Fortunately you can mitigate a lot of security worries by running in a jail on FreeBSD (it will also chroot on Linux, giving some degree of protection). It was fairly straightforward to compile from the ports collection, but it does have quite a few dependencies. Loads of dependencies, in fact. I saw it drag m4 in for some reason! Also the installation script didn’t work for me but it’s easy enough to tweak manually (find the directory with the script and run make in it to get most of the job done). The other thing you have to remember is that it will store local configurations in /usr/local on BSD, instead of the base system directories.

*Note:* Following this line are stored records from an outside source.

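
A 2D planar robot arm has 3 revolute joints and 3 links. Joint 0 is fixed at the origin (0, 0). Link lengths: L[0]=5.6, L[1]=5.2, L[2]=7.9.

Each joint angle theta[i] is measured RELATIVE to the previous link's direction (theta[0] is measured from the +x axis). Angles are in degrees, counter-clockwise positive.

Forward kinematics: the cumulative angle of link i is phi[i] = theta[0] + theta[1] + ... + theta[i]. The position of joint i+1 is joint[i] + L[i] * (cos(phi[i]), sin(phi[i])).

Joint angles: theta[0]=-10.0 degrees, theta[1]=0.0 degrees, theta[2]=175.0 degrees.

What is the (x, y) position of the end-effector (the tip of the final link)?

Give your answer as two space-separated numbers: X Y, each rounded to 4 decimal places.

Answer: 3.0051 0.1693

Derivation:
joint[0] = (0.0000, 0.0000)  (base)
link 0: phi[0] = -10 = -10 deg
  cos(-10 deg) = 0.9848, sin(-10 deg) = -0.1736
  joint[1] = (0.0000, 0.0000) + 5.6 * (0.9848, -0.1736) = (0.0000 + 5.5149, 0.0000 + -0.9724) = (5.5149, -0.9724)
link 1: phi[1] = -10 + 0 = -10 deg
  cos(-10 deg) = 0.9848, sin(-10 deg) = -0.1736
  joint[2] = (5.5149, -0.9724) + 5.2 * (0.9848, -0.1736) = (5.5149 + 5.1210, -0.9724 + -0.9030) = (10.6359, -1.8754)
link 2: phi[2] = -10 + 0 + 175 = 165 deg
  cos(165 deg) = -0.9659, sin(165 deg) = 0.2588
  joint[3] = (10.6359, -1.8754) + 7.9 * (-0.9659, 0.2588) = (10.6359 + -7.6308, -1.8754 + 2.0447) = (3.0051, 0.1693)
End effector: (3.0051, 0.1693)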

To get it running you’ll need to edit  /usr/local/etc/lighttpd/lighttpd.conf, and if you’re running in a jail be sure to configure the IP addresses to bind to correctly. Don’t be fooled: There’s a line at the bottom that sets the IP address and port but you must find the entry server.bind in the middle of the file and set that to the address you’ve configured for the jail to have passed through. This double-entry a real pooh trap, especially as it tries to bind to the loopback interface and barfs with a mysterious message. Other than that, it just works – and when it’s in the jail it will happily co-exist with Apache.

I’ve got it running experimentally on a production server now, and I’ve also cross-compiled to ARM and it runs on Raspberry Pi (still on FreeBSD), but it was more fun doing that with Apache.

When I get time I’ll do a full comparison with Hiawatha.